Q: How do you identify the right person, and how do you make it work?
This question is probably the most difficult one to answer, and we can merely share our opinion on what qualities and characteristics have aided our scientific copilot. The partnership should be born from a shared set of research interests and different but complementary approaches to pursuing them. The complementarity extends beyond research approaches to those that bolster personal strengths while mitigating personal weaknesses. In Co-Principal Investigators And Co-Directors: Benefits of a Scientific Copilot that sense, it helps for personalities to be different but compatible with dedication to the "greater good" of the research program.

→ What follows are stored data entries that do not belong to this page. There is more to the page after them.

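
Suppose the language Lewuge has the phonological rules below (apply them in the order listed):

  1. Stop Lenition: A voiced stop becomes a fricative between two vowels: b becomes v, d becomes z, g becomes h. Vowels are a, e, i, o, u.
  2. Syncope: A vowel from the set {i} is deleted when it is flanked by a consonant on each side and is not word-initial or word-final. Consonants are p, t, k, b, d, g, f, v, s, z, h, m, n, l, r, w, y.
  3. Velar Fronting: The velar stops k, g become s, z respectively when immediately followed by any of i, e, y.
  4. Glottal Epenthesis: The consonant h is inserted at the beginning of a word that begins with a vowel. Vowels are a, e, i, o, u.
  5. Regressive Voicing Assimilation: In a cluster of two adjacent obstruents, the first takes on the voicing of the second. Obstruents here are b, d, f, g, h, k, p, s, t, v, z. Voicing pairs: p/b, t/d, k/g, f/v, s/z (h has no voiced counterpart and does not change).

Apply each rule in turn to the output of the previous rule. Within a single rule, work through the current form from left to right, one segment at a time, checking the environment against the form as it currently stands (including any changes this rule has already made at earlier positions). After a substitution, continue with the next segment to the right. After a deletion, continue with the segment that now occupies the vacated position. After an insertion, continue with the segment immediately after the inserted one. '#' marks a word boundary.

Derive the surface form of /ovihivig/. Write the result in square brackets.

[hofhvg]

1 Stop Lenition: no change — [ovihivig]
2 Syncope: [ovihivig] → [ovhvg]
3 Velar Fronting: no change — [ovhvg]
4 Glottal Epenthesis: [ovhvg] → [hovhvg]
5 Regressive Voicing Assimilation: [hovhvg] → [hofhvg]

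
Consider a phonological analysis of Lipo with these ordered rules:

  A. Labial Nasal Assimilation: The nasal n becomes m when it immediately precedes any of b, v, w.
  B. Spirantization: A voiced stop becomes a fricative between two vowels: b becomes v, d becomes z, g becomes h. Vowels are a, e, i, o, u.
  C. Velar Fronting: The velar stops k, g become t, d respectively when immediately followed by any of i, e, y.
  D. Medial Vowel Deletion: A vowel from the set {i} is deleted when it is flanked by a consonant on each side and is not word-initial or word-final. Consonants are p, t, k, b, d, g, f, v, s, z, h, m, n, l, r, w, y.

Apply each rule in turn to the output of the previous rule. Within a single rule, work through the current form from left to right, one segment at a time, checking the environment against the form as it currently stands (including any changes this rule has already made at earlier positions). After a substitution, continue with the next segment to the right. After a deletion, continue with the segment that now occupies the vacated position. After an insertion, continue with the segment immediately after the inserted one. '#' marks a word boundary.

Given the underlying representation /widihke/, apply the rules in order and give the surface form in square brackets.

[wzhte]

A Labial Nasal Assimilation: no change — [widihke]
B Spirantization: [widihke] → [wizihke]
C Velar Fronting: [wizihke] → [wizihte]
D Medial Vowel Deletion: [wizihte] → [wzhte]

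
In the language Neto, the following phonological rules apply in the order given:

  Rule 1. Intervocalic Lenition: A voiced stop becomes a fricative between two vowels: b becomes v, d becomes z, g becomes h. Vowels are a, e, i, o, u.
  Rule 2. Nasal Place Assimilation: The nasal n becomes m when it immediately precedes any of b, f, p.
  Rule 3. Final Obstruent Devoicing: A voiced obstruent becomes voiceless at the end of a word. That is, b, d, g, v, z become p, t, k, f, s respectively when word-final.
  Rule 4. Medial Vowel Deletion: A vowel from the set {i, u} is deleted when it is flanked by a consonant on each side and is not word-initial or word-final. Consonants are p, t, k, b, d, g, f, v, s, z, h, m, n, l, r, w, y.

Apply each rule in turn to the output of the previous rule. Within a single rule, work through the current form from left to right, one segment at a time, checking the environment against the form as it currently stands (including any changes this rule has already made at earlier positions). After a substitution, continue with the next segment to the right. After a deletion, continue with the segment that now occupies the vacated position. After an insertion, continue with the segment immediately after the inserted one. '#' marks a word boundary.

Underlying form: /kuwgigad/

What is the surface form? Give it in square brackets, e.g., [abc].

[kwghat]

Rule 1 Intervocalic Lenition: [kuwgigad] → [kuwgihad]
Rule 2 Nasal Place Assimilation: no change — [kuwgihad]
Rule 3 Final Obstruent Devoicing: [kuwgihad] → [kuwgihat]
Rule 4 Medial Vowel Deletion: [kuwgihat] → [kwghat]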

We believe that three attributes are critical for the success and longevity of a co-directed research program: selflessness, respect, and trust. Selflessness is demonstrated by elevating the research program and even the other copilot above oneself. To do so requires setting aside any personal ego, and we speculate that this contributes to the dearth of co-PI labs. Unfortunately, it is traditional that individual success, not laboratory success, is rewarded in science. To circumvent this issue, we simply have not put personal recognition as a goal. Instead, we are dedicated to the success of the lab. Second, we respect one another. Like any relationship, personal or professional, there has to be a mutual respect. Finally, we trust that we both entered into a partnership for a common goal. By having these qualities, it is known that even when you may not agree with the other person, you respect their decision and trust that it was made in the interest of both of you.

These thoughts are just what we have learned along the way. We hope that this perspective encourages others to try a similar approach. We have challenges too, but overcoming the challenges is always easier with a copilot.